Corby O’Connor, an etiquette expert in New Jersey and owner of Corby O’Connor & Company, speaks with teens and young adults at high schools and colleges. “Teens are uncomfortable with a full place setting,” O’Connor says. “They are confused when they sit down and see a table set with more than one fork and knife and when they see items on the table they are not familiar with.”

Matt Mercurio, an 18-year-old attending County College of Morris in New Jersey, works at a country club.

“I was golfing with some friends and we went in for lunch,” says Mercurio. We ordered buffalo wings. We had a place setting with three forks, a knife but I wasn’t sure how I should eat them. So, I picked them up.” He was surprised when an elderly woman at a nearby table turned and gave him a disapproving look.

Mercurio might have been OK; O’Connor says, “There is really no other way to eat buffalo wings than with one’s hands.”
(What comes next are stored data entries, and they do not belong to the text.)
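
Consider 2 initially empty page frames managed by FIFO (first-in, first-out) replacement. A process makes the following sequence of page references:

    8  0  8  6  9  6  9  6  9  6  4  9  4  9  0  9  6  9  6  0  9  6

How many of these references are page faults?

8 -> fault, frames (8)
0 -> fault, frames (8 0)
8 -> hit
6 -> fault, evict 8, frames (0 6)
9 -> fault, evict 0, frames (6 9)
6 -> hit
9 -> hit
6 -> hit
9 -> hit
6 -> hit
4 -> fault, evict 6, frames (9 4)
9 -> hit
4 -> hit
9 -> hit
0 -> fault, evict 9, frames (4 0)
9 -> fault, evict 4, frames (0 9)
6 -> fault, evict 0, frames (9 6)
9 -> hit
6 -> hit
0 -> fault, evict 9, frames (6 0)
9 -> fault, evict 6, frames (0 9)
6 -> fault, evict 0, frames (9 6)
Page faults: 11.

11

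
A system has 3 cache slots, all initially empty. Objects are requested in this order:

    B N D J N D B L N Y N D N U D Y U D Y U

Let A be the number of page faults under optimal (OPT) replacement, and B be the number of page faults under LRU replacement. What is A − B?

-3

Under OPT: F F F F . . F F . F . . . F . . . . . . → 8 faults.
Under LRU: F F F F . . F F F F . F . F . F . . . . → 11 faults.
A − B = 8 − 11 = -3.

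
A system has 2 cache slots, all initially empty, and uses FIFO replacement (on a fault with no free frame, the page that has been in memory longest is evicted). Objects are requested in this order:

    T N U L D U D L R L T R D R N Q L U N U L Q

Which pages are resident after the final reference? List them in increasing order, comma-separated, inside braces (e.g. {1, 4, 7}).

{L, Q}

T -> fault, frames (T)
N -> fault, frames (T N)
U -> fault, evict T, frames (N U)
L -> fault, evict N, frames (U L)
D -> fault, evict U, frames (L D)
U -> fault, evict L, frames (D U)
D -> hit
L -> fault, evict D, frames (U L)
R -> fault, evict U, frames (L R)
L -> hit
T -> fault, evict L, frames (R T)
R -> hit
D -> fault, evict R, frames (T D)
R -> fault, evict T, frames (D R)
N -> fault, evict D, frames (R N)
Q -> fault, evict R, frames (N Q)
L -> fault, evict N, frames (Q L)
U -> fault, evict Q, frames (L U)
N -> fault, evict L, frames (U N)
U -> hit
L -> fault, evict U, frames (N L)
Q -> fault, evict N, frames (L Q)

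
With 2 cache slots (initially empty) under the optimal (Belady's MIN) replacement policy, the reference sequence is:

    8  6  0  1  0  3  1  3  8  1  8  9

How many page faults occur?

7

8 -> fault, frames [8]
6 -> fault, frames [8, 6]
0 -> fault, evict 6, frames [8, 0]
1 -> fault, evict 8, frames [0, 1]
0 -> hit
3 -> fault, evict 0, frames [1, 3]
1 -> hit
3 -> hit
8 -> fault, evict 3, frames [1, 8]
1 -> hit
8 -> hit
9 -> fault, evict 8, frames [1, 9]
Page faults: 7.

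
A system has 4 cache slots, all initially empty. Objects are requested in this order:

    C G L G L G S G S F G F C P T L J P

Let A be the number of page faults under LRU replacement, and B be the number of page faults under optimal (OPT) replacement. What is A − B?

2

Under LRU: F F F . . . F . . F . . F F F F F . → 10 faults.
Under OPT: F F F . . . F . . F . . . F F . F . → 8 faults.
A − B = 10 − 8 = 2.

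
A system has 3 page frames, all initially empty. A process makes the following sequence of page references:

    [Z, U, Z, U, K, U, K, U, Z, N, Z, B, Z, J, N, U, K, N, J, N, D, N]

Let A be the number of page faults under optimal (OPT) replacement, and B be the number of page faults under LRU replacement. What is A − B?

Under OPT: F F . . F . . . . F . F . F . F F . . . F . → 9 faults.
Under LRU: F F . . F . . . . F . F . F F F F . F . F . → 11 faults.
A − B = 9 − 11 = -2.

-2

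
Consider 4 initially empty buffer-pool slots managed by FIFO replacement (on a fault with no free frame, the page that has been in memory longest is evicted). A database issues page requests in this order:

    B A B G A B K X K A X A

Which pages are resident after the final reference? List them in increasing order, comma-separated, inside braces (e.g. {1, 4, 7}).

B → miss, frames {B}
A → miss, frames {B,A}
B → hit
G → miss, frames {B,A,G}
A → hit
B → hit
K → miss, frames {B,A,G,K}
X → miss, evict B, frames {A,G,K,X}
K → hit
A → hit
X → hit
A → hit

{A, G, K, X}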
So then what are the rules to follow? “The two most important are to chew with one’s mouth closed and don’t talk with food in one’s mouth,” says
O’Connor. “Wait for everyone to be seated or until everyone is served before eating. Bring the fork to the mouth instead of keeping the arm
wrapped around the plate and bringing the head down to the fork, like they do in prison.”

“Young men should not wear a cap at the table, adds Sue Fox, owner of Etiquette Survival, LLC, which sells courses on etiquette, and author of Etiquette for Dummies. “If it’s a baseball cap, that goes for girls as well.”

What about when you’re faced with a formal place setting?
“
The rule is to start from the outside utensil and work in toward your plate,” says Fox. “And remember the rule, ‘solids to the left and liquids to the right.’ That is your bread plate on the left.”

Fox’s other tips include:

* When you are eating, keep your hands on your lap or resting on the table (with wrists on the edge of the table).
* Elbows on the table are acceptable only between courses, not while you are eating.
* A large napkin is folded in half and placed on your lap. Open it completely if it’s a smaller luncheon napkin.
* If leaving the table temporarily, place the napkin on the seat of your chair. (No one wants to look at your dirty napkin!) When finished,
place the napkin to the left of your plate.
* Never roll the napkin back into the napkin ring.